Der kritische Anstellwinkel

Der Anstellwinkel, bei dem die Strömung abzureißen beginnt, heißt kritischer Anstellwinkel. Damit er nicht überall am Flügel gleichzeitig erreicht wird, der Auftrieb also schlagartig zusammenbricht, schränken manche Konstrukteure die Tragfläche: Sie verwinden sie so, dass der Anstellwinkel an der Flügelwurzel kleiner ist als am -ende (geometrische Schränkung). Eine Änderung des Profils, bei der es am Flügelende einen höheren kritischen Anstellwinkel hat als im Innenbereich, hat die gleiche Funktion (aerodynamische Schränkung). Wird die Maschine immer steiler angestellt, reißt die Strömung erst innen ab, während die Außenbereiche mit anliegender Strömung versorgt bleiben. Sie liefern weiterhin Auftrieb, und das Flugzeug bleibt steuerbar, weil die Querruder nach wie vor angeströmt werden.
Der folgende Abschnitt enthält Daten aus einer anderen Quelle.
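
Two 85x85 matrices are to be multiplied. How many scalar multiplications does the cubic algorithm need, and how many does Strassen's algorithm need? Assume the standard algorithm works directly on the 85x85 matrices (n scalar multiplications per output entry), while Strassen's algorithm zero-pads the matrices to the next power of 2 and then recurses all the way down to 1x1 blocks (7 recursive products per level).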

Kurvenstall: Erst wenn der Pilot die Nase hunternimmt, liegt die Strömung wieder an. Anschließend korrigiert 
er mit dem Querruder die Schräglage

Da der Strömungsabriss an einer geschränkten Tragfläche mit zunehmendem Anstellwinkel schrittweise passiert, wirkt er sich harmloser aus, der Pilot hat mehr Zeit zu reagieren. Wenn am rumpfnahen Flügel der Auftrieb zusammenbricht, merkt der Pilot das nicht nur durch Schütteln, sondern auch durch Auftriebseinbuße. Reagiert er schnell, indem er die Flugzeugnase senkt, kann er den kritischen Zustand ohne großen Höhenverlust beenden.Bei Vögeln kann man einen anderen Kunstgriff gegen einen frühzeitigen Stall beobachten: In ihrem „Oberarmbereich“ stellen sich bei großer Anstellung der Flügel Federreihen auf und verhindern so eine Ausbreitung der Turbulenzzone über die gesamte „Tragfläche“.

Ruder nur sanft bewegen

Im Langsamflug beziehungsweise ohne Motorleistung tritt der Strömungsabriss symmetrisch auf. Das heißt, er wird weder durch den Korkenziehereffekt des Luftschraubenstrahls noch durch den unsymmetrischen Propellerschub noch durch den Torque-Effekt beeinflusst. Allerdings: Wer im Langsamflug einem drohenden Stall durch zu abruptes und heftiges Gasgeben begegnen will, kann all diese Momente plötzlich und sehr stark hervorrufen – und das Flugzeug damit in eine typische Abkippbewegung führen. Auch ein reflexartiger Querruderausschlag kann an dem abwärts ausgeschlagenen Ruder die Strömung schlagartig völlig kollabieren lassen. Denn an dem sinkenden Flügel wird durch die zusätzliche vertikale Anströmkomponente der Anstellwinkel weiter erhöht. Anstatt den Flügel anzuheben, sinkt der um so mehr.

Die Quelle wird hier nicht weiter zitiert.